I have a productionized Django backend server running as on Kubernetes (Deployment/Service/Ingress) on GCP. My django is configured with something like
ALLOWED_HOSTS = [BACKEND_URL,INGRESS_IP,THIS_POD_IP,HOST_IP]
Everything is working as expected.
However, my backend server logs intermittent errors like these (about 7 per day)
DisallowedHost: Invalid HTTP_HOST header: 'www.google.com'. You may need to add 'www.google.com' to ALLOWED_HOSTS.
DisallowedHost: Invalid HTTP_HOST header: 'xxnet-f23.appspot.com'. You may need to add 'xxnet-f23.appspot.com' to ALLOWED_HOSTS.
DisallowedHost: Invalid HTTP_HOST header: 'xxnet-301.appspot.com'. You may need to add 'xxnet-301.appspot.com' to ALLOWED_HOSTS.
DisallowedHost: Invalid HTTP_HOST header: 'www.google.com'. You may need to add 'www.google.com' to ALLOWED_HOSTS.
DisallowedHost: Invalid HTTP_HOST header: 'narutobm1234.appspot.com'. You may need to add 'narutobm1234.appspot.com' to ALLOWED_HOSTS.
DisallowedHost: Invalid HTTP_HOST header: 'z-h-e-n-116.appspot.com'. You may need to add 'z-h-e-n-116.appspot.com' to ALLOWED_HOSTS.
DisallowedHost: Invalid HTTP_HOST header: 'www.google.com'. You may need to add 'www.google.com' to ALLOWED_HOSTS.
DisallowedHost: Invalid HTTP_HOST header: 'xxnet-131318.appspot.com'. You may need to add 'xxnet-131318.appspot.com' to ALLOWED_HOSTS.
DisallowedHost: Invalid HTTP_HOST header: 'www.google.com'. You may need to add 'www.google.com' to ALLOWED_HOSTS.
DisallowedHost: Invalid HTTP_HOST header: 'stoked-dominion-123514.appspot.com'. You may need to add 'stoked-dominion-123514.appspot.com' to ALLOWED_HOSTS.
My primary question is: Why - what are all of these hosts?.
I certainly don't want to allow those hosts without understanding their purpose.

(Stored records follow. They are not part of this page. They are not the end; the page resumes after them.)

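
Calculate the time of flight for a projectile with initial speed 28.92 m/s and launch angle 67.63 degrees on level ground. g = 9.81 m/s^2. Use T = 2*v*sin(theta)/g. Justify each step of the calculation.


T = 2*v*sin(theta)/g
sin(theta) = sin(67.63 deg) = 0.9247
T = 2*28.92*0.9247 / 9.81
T = 53.4873 / 9.81 = 5.4523 s

5.4523 s


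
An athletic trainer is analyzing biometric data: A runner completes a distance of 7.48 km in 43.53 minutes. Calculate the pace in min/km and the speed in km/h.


Pace = time / distance = 43.53 min / 7.48 km = 5.8195 min/km
Speed = distance / time_in_hours = 7.48 / 0.7255 hr
Speed = 10.3101 km/h

5.8195 min/km, 10.3101 km/h


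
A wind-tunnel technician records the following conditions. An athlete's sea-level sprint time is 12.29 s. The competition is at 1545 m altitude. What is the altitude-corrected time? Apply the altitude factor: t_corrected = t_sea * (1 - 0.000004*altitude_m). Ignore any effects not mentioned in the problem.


Correction factor = 1 - 0.000004 * 1545 = 0.99382
t_corrected = t_sea * factor = 12.29 * 0.99382
t_corrected = 12.214 s

12.214 s


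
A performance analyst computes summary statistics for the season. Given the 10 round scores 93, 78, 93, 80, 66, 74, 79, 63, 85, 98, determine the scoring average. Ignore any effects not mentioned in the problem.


Average = sum / n
Sum = 809
Average = 809 / 10 = 80.9

80.9


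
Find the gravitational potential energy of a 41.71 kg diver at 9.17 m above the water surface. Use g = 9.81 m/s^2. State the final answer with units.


PE = m * g * h
PE = 41.71 * 9.81 * 9.17
PE = 409.1751 * 9.17 = 3752.1357 J

3752.1357 J


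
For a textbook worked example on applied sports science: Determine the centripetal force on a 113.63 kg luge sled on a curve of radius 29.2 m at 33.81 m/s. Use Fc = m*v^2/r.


Fc = m * v^2 / r
v^2 = 33.81^2 = 1143.1161
Fc = 113.63 * 1143.1161 / 29.2
Fc = 129892.2824 / 29.2 = 4448.3658 N

4448.3658 N


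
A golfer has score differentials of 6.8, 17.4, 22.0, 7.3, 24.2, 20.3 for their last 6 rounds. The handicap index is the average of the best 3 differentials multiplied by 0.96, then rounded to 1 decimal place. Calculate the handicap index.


All differentials: 6.8, 17.4, 22.0, 7.3, 24.2, 20.3
Sorted: 6.8, 7.3, 17.4, 20.3, 22.0, 24.2
Best 3: 6.8, 7.3, 17.4
Average of best = 31.5 / 3 = 10.5
Raw index = 10.5 * 0.96 = 10.08
Handicap index = round(10.08, 1) = 10.1

10.1


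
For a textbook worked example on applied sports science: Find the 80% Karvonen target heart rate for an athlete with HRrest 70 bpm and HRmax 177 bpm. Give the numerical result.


Target = HRrest + pct*(HRmax - HRrest)
Heart rate reserve = HRmax - HRrest = 177 - 70 = 107 bpm
Fraction = 80% = 0.8
Target = 70 + 0.8 * 107
Target = 70 + 85.6 = 155.6 bpm

155.6 bpm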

Bonus question: What's the best way to silence unwanted hosts within my techstack?
CodePudding user response:
Django checks any request with a header against the ALLOWED_HOSTS setting. When it’s not there, Django throws the Invalid HTTP_HOST header error. See documentation.
These HTTP requests could be coming from bots with wrong host header value. You may want to consider checking Cloud Armor to block traffic from specific host header/domain.

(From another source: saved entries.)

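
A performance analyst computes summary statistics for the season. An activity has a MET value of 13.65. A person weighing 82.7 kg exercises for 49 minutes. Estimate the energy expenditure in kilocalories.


kcal = MET * mass * time_hr
Convert time: 49 min = 0.8167 hr
kcal = 13.65 * 82.7 * 0.8167
kcal = 921.8982 kcal

921.8982 kcal


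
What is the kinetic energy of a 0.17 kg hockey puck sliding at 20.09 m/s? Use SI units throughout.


KE = 0.5 * m * v^2
KE = 0.5 * 0.17 * 20.09^2
KE = 0.5 * 0.17 * 403.6081 = 34.3067 J

34.3067 J


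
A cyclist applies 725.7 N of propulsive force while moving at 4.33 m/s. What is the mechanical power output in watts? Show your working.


P = F * v
P = 725.7 * 4.33
P = 3142.281 W

3142.281 W


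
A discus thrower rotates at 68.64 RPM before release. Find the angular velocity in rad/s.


omega = RPM * 2 * pi / 60
omega = 68.64 * 2 * 3.14159 / 60
omega = 431.2778 / 60 = 7.188 rad/s

7.188 rad/s


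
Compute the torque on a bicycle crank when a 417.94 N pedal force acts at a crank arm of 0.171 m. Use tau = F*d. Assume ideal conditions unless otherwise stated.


tau = F * d
tau = 417.94 * 0.171
tau = 71.4677 N*m

71.4677 N*m


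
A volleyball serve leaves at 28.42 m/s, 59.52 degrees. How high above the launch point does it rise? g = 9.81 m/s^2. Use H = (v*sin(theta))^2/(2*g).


H = (v*sin(theta))^2 / (2*g)
vy = v*sin(theta) = 28.42 * sin(59.52 deg) = 24.4925 m/s
H = vy^2 / (2*g) = 599.8842 / (2*9.81)
H = 599.8842 / 19.62 = 30.5751 m

30.5751 m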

CodePudding user response:
My primary question is: Why - what are all of these hosts?.
Some of them are web crawlers that gather information for various purposes. For example, the www.google.com
address is most likely the web crawlers that populate the search engine databases for Google search, etcetera.
Google probably got to your back-end site by accident by following a chain of links from some other page that is searchable; e.g. your front end website. You could try to identify that path. I believe there is also a page where you can request the removal of URLs from search ... though I'm not sure how effective that would be in quieting your logs.
Others may be people probing your site for vulnerabilities.
I certainly don't want to allow those hosts without understanding their purpose.
Well, you can never entirely know their purpose. And in some cases, you may never be able to find out.
Bonus question: What's the best way to silence unwanted hosts within my techstack?
One way is to simply block access using a manually managed blacklist or whitelist.
A second way is to have your back-end publish a "/robots.txt" document; see About /robots.txt. Note that not all crawlers will respect a "robots.txt" page, but the reputable ones will; see How Google interprets the robots.txt specification.
Note that it is easy to craft a "/robots.txt" that says "nobody crawl this site".
Other ways would include putting your backend server behind a firewall or giving it a private IP address. (It seems a bit of an odd decision to expose your back-end services to the internet.)
Finally, the sites you are seeing are already being blocked, and Django is telling you that. Perhaps what you should be asking is how to mute the log messages for these events.